9 June 2017
Make rapid, iterative releases.
Even if only for internal purposes such as a candidate for official deployment, issuing small releases builds upon the notion of adding or changing only one thing at a time.
All of this, however, is an extension of where and how to begin.
Start with a trivial system that represents the main workflow or dataflow. As the very first version, the system does nothing but does it correctly.
Then give it data. Perhaps begin with fixed values hard-coded rather than loading from storage, because costs involved with reading bits off disk or network is an additional step in itself beyond dealing with the data. There may be something to discover about the data structure first.
Go back to first principles of a program: something goes in, something goes out, and do something in the middle.
Beginning with this over-simplified model keeps one grounded during the early versions, which accommodates a clean implementation for ease of adding more functionality later.
As the project matures, more people contribute, and facilities such as continuous integration are involved– this model becomes the pragmatic approach.
A good use of continuous integration produces nightly builds as if each one may become a release candidate.
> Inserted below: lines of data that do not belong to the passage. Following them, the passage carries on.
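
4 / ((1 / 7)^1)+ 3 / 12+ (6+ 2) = 36.25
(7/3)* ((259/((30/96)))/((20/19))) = 137788/75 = 1837.17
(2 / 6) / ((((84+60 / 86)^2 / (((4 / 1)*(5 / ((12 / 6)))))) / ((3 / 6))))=9245 / 39792492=0.00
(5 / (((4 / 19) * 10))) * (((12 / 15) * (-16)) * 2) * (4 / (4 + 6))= -608 / 25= -24.32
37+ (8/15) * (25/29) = 3259/87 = 37.46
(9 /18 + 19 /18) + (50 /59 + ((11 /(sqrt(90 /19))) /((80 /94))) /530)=517 *sqrt(190) /636000 + 1276 /531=2.41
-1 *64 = -64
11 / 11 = 1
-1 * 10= -10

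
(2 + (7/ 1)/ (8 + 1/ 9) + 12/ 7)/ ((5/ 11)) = 25729/ 2555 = 10.07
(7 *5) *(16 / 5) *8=896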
Of course, if the build fails, the candidate is disqualified. Of those that complete and automated tests pass, people finish qualifying the candidate from the same nightly build. Finally, it’s a business decision about when or if to actually promote the candidate to be a release. It’s then another business decision whether or not to make the release available to customers, and this process applies regardless if they are internal or external customers.
Each feature branch merged from the code repository should trigger the release candidate pipeline.
Measure the value of each release by how it would impact the people using it. If doing bug fixes, the value is more stability for your customers. If code clean-up was the focus, the value is having resolved technical debt which is more of an internal concern, so while that version may become available to share internally within a company, it might not be released to actual customers.
Beware the tendency of some to release too quickly, which has the knock-on effect of introducing programming errors. Some developers release too soon and without adequate coverage in their tests. Proven methodologies should still be applied.
The point here: granularity of each iteration should be small with focus on reliablity.
The goal is to minimize missteps, and ultimately minimize programmer errors.